Algorithms / Segment Tree Range Query
Least You Need to Know: Segment Trees, Range Queries, and Overlap Cases
Segment trees recursively partition an array into intervals so that range aggregates can be answered in `O(log n)` by combining a small number of stored interval results. The key interview idea is to reason about **no overlap**, **partial overlap**, and **complete overlap**.
The least you need to know
- A segment tree recursively splits an interval into left and right children.
- Range queries combine results from the nodes whose intervals cover the query.
- No-overlap cases return the identity element for the operation.
- Complete-overlap cases return a stored node value directly.
- The operation can be sum, min, max, gcd, and other associative aggregates.
Key notation
[l, r]
interval represented by a tree node
identity
neutral value for non-overlap, such as 0 for sum
combine
merge child answers into a parent answer
Tiny worked example
- The root covers the whole array.
- A sum query on a subrange recursively visits only nodes whose intervals overlap that subrange.
- Fully covered nodes contribute their stored sums directly.

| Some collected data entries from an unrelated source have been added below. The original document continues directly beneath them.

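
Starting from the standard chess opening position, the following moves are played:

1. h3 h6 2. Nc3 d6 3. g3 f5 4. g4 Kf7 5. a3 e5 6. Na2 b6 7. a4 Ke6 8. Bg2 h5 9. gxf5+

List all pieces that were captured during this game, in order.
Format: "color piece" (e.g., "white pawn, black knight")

Tracking captures:
  gxf5+: captured black pawn

black pawn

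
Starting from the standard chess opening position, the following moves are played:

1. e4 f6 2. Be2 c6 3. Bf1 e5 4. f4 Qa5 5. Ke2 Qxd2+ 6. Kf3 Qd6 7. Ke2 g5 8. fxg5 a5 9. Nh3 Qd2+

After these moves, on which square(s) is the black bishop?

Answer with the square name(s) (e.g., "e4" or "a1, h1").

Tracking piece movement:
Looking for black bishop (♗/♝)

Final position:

  a b c d e f g h
  ─────────────────
8│♜ ♞ ♝ · ♚ ♝ ♞ ♜│8
7│· ♟ · ♟ · · · ♟│7
6│· · ♟ · · ♟ · ·│6
5│♟ · · · ♟ · ♙ ·│5
4│· · · · ♙ · · ·│4
3│· · · · · · · ♘│3
2│♙ ♙ ♙ ♛ ♔ · ♙ ♙│2
1│♖ ♘ ♗ ♕ · ♗ · ♖│1
  ─────────────────
  a b c d e f g h


c8, f8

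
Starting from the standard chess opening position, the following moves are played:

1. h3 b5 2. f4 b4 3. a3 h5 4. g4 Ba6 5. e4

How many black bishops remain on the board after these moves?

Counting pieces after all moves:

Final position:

  a b c d e f g h
  ─────────────────
8│♜ ♞ · ♛ ♚ ♝ ♞ ♜│8
7│♟ · ♟ ♟ ♟ ♟ ♟ ·│7
6│♝ · · · · · · ·│6
5│· · · · · · · ♟│5
4│· ♟ · · ♙ ♙ ♙ ·│4
3│♙ · · · · · · ♙│3
2│· ♙ ♙ ♙ · · · ·│2
1│♖ ♘ ♗ ♕ ♔ ♗ ♘ ♖│1
  ─────────────────
  a b c d e f g h


2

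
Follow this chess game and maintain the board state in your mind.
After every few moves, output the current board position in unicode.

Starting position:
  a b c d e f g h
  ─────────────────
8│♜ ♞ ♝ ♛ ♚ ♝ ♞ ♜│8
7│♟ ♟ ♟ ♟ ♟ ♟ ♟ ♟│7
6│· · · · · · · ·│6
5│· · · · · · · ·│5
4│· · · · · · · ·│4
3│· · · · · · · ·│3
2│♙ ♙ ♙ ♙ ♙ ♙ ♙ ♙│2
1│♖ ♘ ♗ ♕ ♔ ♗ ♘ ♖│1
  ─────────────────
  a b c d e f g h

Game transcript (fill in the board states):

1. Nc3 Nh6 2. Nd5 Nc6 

  a b c d e f g h
  ─────────────────
8│♜ · ♝ ♛ ♚ ♝ · ♜│8
7│♟ ♟ ♟ ♟ ♟ ♟ ♟ ♟│7
6│· · ♞ · · · · ♞│6
5│· · · ♘ · · · ·│5
4│· · · · · · · ·│4
3│· · · · · · · ·│3
2│♙ ♙ ♙ ♙ ♙ ♙ ♙ ♙│2
1│♖ · ♗ ♕ ♔ ♗ ♘ ♖│1
  ─────────────────
  a b c d e f g h

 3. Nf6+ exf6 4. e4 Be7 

  a b c d e f g h
  ─────────────────
8│♜ · ♝ ♛ ♚ · · ♜│8
7│♟ ♟ ♟ ♟ ♝ ♟ ♟ ♟│7
6│· · ♞ · · ♟ · ♞│6
5│· · · · · · · ·│5
4│· · · · ♙ · · ·│4
3│· · · · · · · ·│3
2│♙ ♙ ♙ ♙ · ♙ ♙ ♙│2
1│♖ · ♗ ♕ ♔ ♗ ♘ ♖│1
  ─────────────────
  a b c d e f g h

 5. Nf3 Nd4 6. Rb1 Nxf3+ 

  a b c d e f g h
  ─────────────────
8│♜ · ♝ ♛ ♚ · · ♜│8
7│♟ ♟ ♟ ♟ ♝ ♟ ♟ ♟│7
6│· · · · · ♟ · ♞│6
5│· · · · · · · ·│5
4│· · · · ♙ · · ·│4
3│· · · · · ♞ · ·│3
2│♙ ♙ ♙ ♙ · ♙ ♙ ♙│2
1│· ♖ ♗ ♕ ♔ ♗ · ♖│1
  ─────────────────
  a b c d e f g h

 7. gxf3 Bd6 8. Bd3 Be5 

  a b c d e f g h
  ─────────────────
8│♜ · ♝ ♛ ♚ · · ♜│8
7│♟ ♟ ♟ ♟ · ♟ ♟ ♟│7
6│· · · · · ♟ · ♞│6
5│· · · · ♝ · · ·│5
4│· · · · ♙ · · ·│4
3│· · · ♗ · ♙ · ·│3
2│♙ ♙ ♙ ♙ · ♙ · ♙│2
1│· ♖ ♗ ♕ ♔ · · ♖│1
  ─────────────────
  a b c d e f g h

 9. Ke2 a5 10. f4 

  a b c d e f g h
  ─────────────────
8│♜ · ♝ ♛ ♚ · · ♜│8
7│· ♟ ♟ ♟ · ♟ ♟ ♟│7
6│· · · · · ♟ · ♞│6
5│♟ · · · ♝ · · ·│5
4│· · · · ♙ ♙ · ·│4
3│· · · ♗ · · · ·│3
2│♙ ♙ ♙ ♙ ♔ ♙ · ♙│2
1│· ♖ ♗ ♕ · · · ♖│1
  ─────────────────
  a b c d e f g h


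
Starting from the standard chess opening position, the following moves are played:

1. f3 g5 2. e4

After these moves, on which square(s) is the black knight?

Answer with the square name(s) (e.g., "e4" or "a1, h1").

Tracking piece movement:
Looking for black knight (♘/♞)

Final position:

  a b c d e f g h
  ─────────────────
8│♜ ♞ ♝ ♛ ♚ ♝ ♞ ♜│8
7│♟ ♟ ♟ ♟ ♟ ♟ · ♟│7
6│· · · · · · · ·│6
5│· · · · · · ♟ ·│5
4│· · · · ♙ · · ·│4
3│· · · · · ♙ · ·│3
2│♙ ♙ ♙ ♙ · · ♙ ♙│2
1│♖ ♘ ♗ ♕ ♔ ♗ ♘ ♖│1
  ─────────────────
  a b c d e f g h


b8, g8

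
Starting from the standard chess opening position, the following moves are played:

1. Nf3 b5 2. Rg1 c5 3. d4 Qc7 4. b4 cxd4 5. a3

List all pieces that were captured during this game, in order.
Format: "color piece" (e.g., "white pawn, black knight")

Tracking captures:
  cxd4: captured white pawn

white pawn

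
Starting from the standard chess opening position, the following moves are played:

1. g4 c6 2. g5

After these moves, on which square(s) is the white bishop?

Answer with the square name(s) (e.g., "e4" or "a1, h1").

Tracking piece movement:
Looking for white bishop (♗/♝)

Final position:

  a b c d e f g h
  ─────────────────
8│♜ ♞ ♝ ♛ ♚ ♝ ♞ ♜│8
7│♟ ♟ · ♟ ♟ ♟ ♟ ♟│7
6│· · ♟ · · · · ·│6
5│· · · · · · ♙ ·│5
4│· · · · · · · ·│4
3│· · · · · · · ·│3
2│♙ ♙ ♙ ♙ ♙ ♙ · ♙│2
1│♖ ♘ ♗ ♕ ♔ ♗ ♘ ♖│1
  ─────────────────
  a b c d e f g h


c1, f1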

- Non-overlapping nodes contribute zero, the identity for addition.
Common mistakes
- Students sometimes recurse into both children even when there is complete overlap and a stored value is enough.
- The identity element depends on the operation: 0 for sum, infinity for min, and so on.
- Segment trees support many associative aggregates, not only sums.
How to recognize this kind of problem
- The prompt needs many range queries and updates over an array.
- A static prefix sum is not enough because updates or more complex aggregates are needed.
- You can reason about interval overlap cases recursively.